As I think about the incremental improvements we’ve made, I’ve been contemplating our growth. What are we getting right, and how can we do more of that? What has changed? There are three things that come to mind:
We’re more willing to genuinely apologize. In the words of Elton John, “sorry seems to be the hardest word.” It’s the hardest word because it’s an admission that I’m wrong. My pride can’t handle that. When I give in, however, there’s a freedom I discover. I don’t have to carry the weight of my precious image. I can, with an apology, actually eliminate the momentum of a fight because an apology often resolves the heart of a conflict.
I’ve begun to accept the fact that Raquel’s actually right a lot of the time. When we first got married, every one of Raquel’s contradictory stances called for my opposition. In my view, my perspective was the clearest and rightest one. Yet, as I started reflecting on the times when I had written off her opinion during decision making, I saw that things often didn’t go well. I’ve since done a better job of honoring both of our perspectives. As a result, Raquel feels more respected, we make better decisions and both of us win.
As we work through conflict, we’re learning what always works (humility) and what never works (pridefulness).
We’re picking our battles more carefully.

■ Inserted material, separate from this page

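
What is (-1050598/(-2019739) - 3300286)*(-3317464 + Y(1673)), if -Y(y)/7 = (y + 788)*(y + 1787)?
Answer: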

Earlier in our relationship, I was willing to go to the mat about anything — chores, church, restaurant choices — you name it. So much of it wasn’t worth it, and even if it was worth it (like working through wedding budgeting) we went about it the wrong way. Being willing to give up the fight — or at least the way we fight — reduces stress, brings peace, makes our relationship more loving, and with all of that, naturally strengthens our marriage.
When I think about it, actually, our fights haven’t been totally useless. As we work through conflict, we’re learning what always works (humility) and what never works (pridefulness). For example, last night, Raquel and I sat down to talk through our budget — something I was dreading. Our financial discussions have often been as bad during our marriage as they were during our engagement.
But something happened: There was grace. We agreed on many things, and where there was disagreement, we were able to move on without necessarily getting everything resolved. (Speaking of being gracious, Raquel even cut me some slack when I almost fell asleep in the middle of our conversation!)
There’s hope for you and for us. With a little humility, we can continue to make progress — even if it happens one fight at a time.